A database of functional sites for proteins with
known structures, SITE, is constructed and used in conjunction
with a simple pattern matching program SiteMatch to evaluate
possible function conservation in a recently constructed
database of fold predictions for Escherichia coli
proteins (Rychlewski L et al., 1999, Protein Sci 8:614–624).
In this and other prediction databases, fold predictions
are based on algorithms that can recognize weak sequence
similarities and putatively assign new proteins into already
characterized protein families. It is not clear whether
such sequence similarities arise from distant homologies
or general similarity of physicochemical features along
the sequence. Leaving aside the important question of nature
of relations within fold superfamilies, it is possible
to assess possible function conservation by looking at
the pattern of conservation of crucial functional residues.

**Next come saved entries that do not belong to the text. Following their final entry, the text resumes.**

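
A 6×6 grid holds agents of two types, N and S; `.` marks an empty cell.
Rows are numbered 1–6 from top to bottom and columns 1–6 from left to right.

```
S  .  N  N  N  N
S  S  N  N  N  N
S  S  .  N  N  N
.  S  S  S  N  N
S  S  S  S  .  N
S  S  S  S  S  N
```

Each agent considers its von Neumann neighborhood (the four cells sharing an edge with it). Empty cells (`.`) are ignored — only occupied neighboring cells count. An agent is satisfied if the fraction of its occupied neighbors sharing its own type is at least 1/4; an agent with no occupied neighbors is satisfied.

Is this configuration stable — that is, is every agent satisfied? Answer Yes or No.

Yes

(1,1)S 1/1 ✓
(1,3)N 2/2 ✓
(1,4)N 3/3 ✓
(1,5)N 3/3 ✓
(1,6)N 2/2 ✓
(2,1)S 3/3 ✓
(2,2)S 2/3 ✓
(2,3)N 2/3 ✓
(2,4)N 4/4 ✓
(2,5)N 4/4 ✓
(2,6)N 3/3 ✓
(3,1)S 2/2 ✓
(3,2)S 3/3 ✓
(3,4)N 2/3 ✓
(3,5)N 4/4 ✓
(3,6)N 3/3 ✓
(4,2)S 3/3 ✓
(4,3)S 3/3 ✓
(4,4)S 2/4 ✓
(4,5)N 2/3 ✓
(4,6)N 3/3 ✓
(5,1)S 2/2 ✓
(5,2)S 4/4 ✓
(5,3)S 4/4 ✓
(5,4)S 3/3 ✓
(5,6)N 2/2 ✓
(6,1)S 2/2 ✓
(6,2)S 3/3 ✓
(6,3)S 3/3 ✓
(6,4)S 3/3 ✓
(6,5)S 1/2 ✓
(6,6)N 1/2 ✓
All meet the threshold, so the configuration is stable.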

SITE consists of a multilevel function description based
on structure annotations and structure analyses. In particular,
active site residues, ligand binding residues, and patterns
of hydrophobic residues on the protein surface are used
to describe different functional features. SiteMatch, a
simple pattern matching program, is designed to check the
conservation of residues involved in protein activity in
alignments generated by any alignment method. Here, this
procedure is used to study conservation of functional features
in alignments between protein sequences from the E.
coli genome and their optimal structural templates.
The optimal templates were identified and alignments taken
from the database of genomic structural predictions was
described in a previous publication (Rychlewski L et al.,
1999, Protein Sci 8:614–624). An automated
assessment of function conservation is used to analyze
the relation between fold and function similarity for a
large number of fold predictions. For instance, it is shown
that identifying low significance predictions with a high
level of functional residue conservations can be used to
extend the prediction sensitivity for fold prediction methods.
Over 100 new fold/function predictions in this class were
obtained in the E. coli genome. At the same time,
about 30% of our previous fold predictions are not confirmed
as function predictions, further highlighting the problem
of function divergence in fold superfamilies.